Abraham Lincoln’s incomprehensible statement on voting rights

Pen Rose
4 min readMay 26, 2021

I recently finished reading Lincoln, the biography of Abraham Lincoln by David Herbert Donald. It’s pretty good. I’m not very interested in military strategy, so my eyes occasionally glazed over during long stretches on how the President managed the Civil War. I am peculiarly interested in voting and elections, though, and one statement Lincoln made in a letter to a newspaper in 1836 stood out to me:

I go for all sharing the privileges of the government, who assist in bearing its burdens. Consequently I go for admitting all whites to the right of suffrage, who pay taxes or bear arms, (by no means excluding females.)

I like this because it demonstrates an important fact about voting and elections in the United States: The only American tradition is reform. So much has changed in voting rights that this statement is nearly incomprehensible today. Let’s run through it to see what was going on here.

First, “bear arms.” At the time Lincoln was writing, the term “bear arms” meant, “serve in the militia.” Interest groups have successfully convinced people today that you bear arms every time you bring your assault rifle to the local Walmart, but Lincoln was not asserting that carrying deadly weapons automatically confers the right to vote. Serving in the militia was the ordinary way regular people engaged in military service at the time; Lincoln himself joined the Illinois militia in 1832 to help fight the Black Hawk War. This part of the statement essentially says that if someone serves in the military, they should be able to vote.

Second, Lincoln’s parenthetical on “females.” This statement was used by suffragists later on to claim Lincoln’s support for women’s suffrage, but Lincoln’s biographer concludes that Lincoln was just joking. Women in Illinois at the time did not own property or pay taxes (except through their husbands or fathers). There also is no evidence of Lincoln ever promoting women’s suffrage at any other point in his career. The idea of women voting apparently struck Abraham Lincoln as silly enough to evoke laughter.

Given that this statement does not support women’s suffrage, it seems like a pretty restrictive notion of who gets to vote. That would be consistent with the popular perception on suffrage: That it used to be extremely limited, and that it expanded over time. However, in context, Lincoln was actually arguing for expanding suffrage to a group that is almost universally excluded today: non-citizens.

There are three groups that are frequently excluded entirely from voting in the United States by law today: those disenfranchised due to a criminal conviction, people under the age of 18, and non-citizens. I have advocated for expanded voting rights across all three groups, and the reactions are telling. Most people are either supportive or ambivalent about expanding voting rights to citizens who have completed criminal sentences (they’re more skeptical that people should be able to vote while they are still in prison). Most people react with great skepticism to any reduction in the voting age, though they often come around, especially for reducing the voting age only modestly to 16 instead of 18. When confronted with the possibility of non-citizens voting, however, people go berserk.
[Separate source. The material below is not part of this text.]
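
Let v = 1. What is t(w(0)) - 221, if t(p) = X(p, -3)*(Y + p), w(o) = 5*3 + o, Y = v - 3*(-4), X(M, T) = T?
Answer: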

The idea is almost nonsensical to most people. We are frequently taught that voting is a privilege of citizenship, and xenophobic rhetoric about non-citizen immigrants has so permeated popular consciousness that the idea of non-citizens having the legal right to vote would strike many today as downright scary.

In 1836 and before, however, most states allowed non-citizens to vote in all elections: local, state and federal. Illinois was an exception, as it was an early adopter of a citizenship requirement for voting, something promoted by early anti-immigration political movements. Immigrants paid taxes. Immigrants served in the militia. Lincoln was asserting that these things entitled them to the right to vote. As long as they were white, I mean.

This is what makes this statement by Lincoln so remarkable. He takes for granted that non-white people do not have the right to vote, excluding them even though they plainly did “bear the burdens” of the government. He takes women’s lack of suffrage so for granted that it becomes a joke. And yet these harsh restrictions come in the context of a statement in favor of voting rights for non-citizens, the group whose exclusion from suffrage is most likely to be taken for granted by a modern audience.

This is a valuable lesson, in no small part because objection to changes in voting and elections policies of all sorts often take the form of an appeal to tradition. The United States has endured a lot longer than many other democracies, so why should we change what is clearly working? The answer is because what is working is frequent change. Reform itself is the American tradition.